Um casal comum: dois filhos, ele, corretor, ela, do lar. Finais de semana entre muitos amigos, férias no litoral de São Paulo e, quando o dólar era baratinho, em Miami ou Nova York.
A separação foi um escândalo. Acusaram Olegário de espancar regularmente mulher e filhos e, ainda por cima, foi indiciado em processo de estelionato na empresa em que trabalhava.
Débora bebia muito e tinha sido amante do "personal trainner" da cunhada. Depois da separação, os filhos foram morar com a tia etnóloga em Barra do Tigre, no Araguaia.
Em vida de marido e mulher, melhor não meter a colher. Nunca sabemos.

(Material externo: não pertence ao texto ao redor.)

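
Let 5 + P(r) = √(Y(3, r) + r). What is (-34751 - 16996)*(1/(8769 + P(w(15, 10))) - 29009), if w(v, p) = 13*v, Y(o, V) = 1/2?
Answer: 230595889377752307/153615001 + 51747*√782/153615001 ≈ 1.5011e+9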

Com governo é a mesma coisa. Nas declarações públicas, artigos publicados e documentos oficiais, todos soam elegantes e neoliberais. "Liberdade, serviço público, interesse público, o mercado é democrático, não intervimos, trata-se de um processo" etc.
De repente, quando brigam e alguém sai, que surpresa! De perto, somos todos loucos.
Fulano queria intervir no mercado de dólar, ainda que custasse uma fortuna, beltrano não interveio e foi acusado de ingênuo, José é grande "operador", Paulinho é ambicioso, mas malcriado com estrangeiros, Antônio é um esperto que sempre agrada ao chefe e é tarado por juros altos.
Nunca saberemos a verdade. Sabemos apenas que, após descobrirem as decisões erradas, organizações humanas sem direção funcionam de forma muito esquisita. Bilhões de dólares, milhares de empregos e o interesse público passam a depender apenas da rivalidade, inveja e violência que inundam todos os gabinetes.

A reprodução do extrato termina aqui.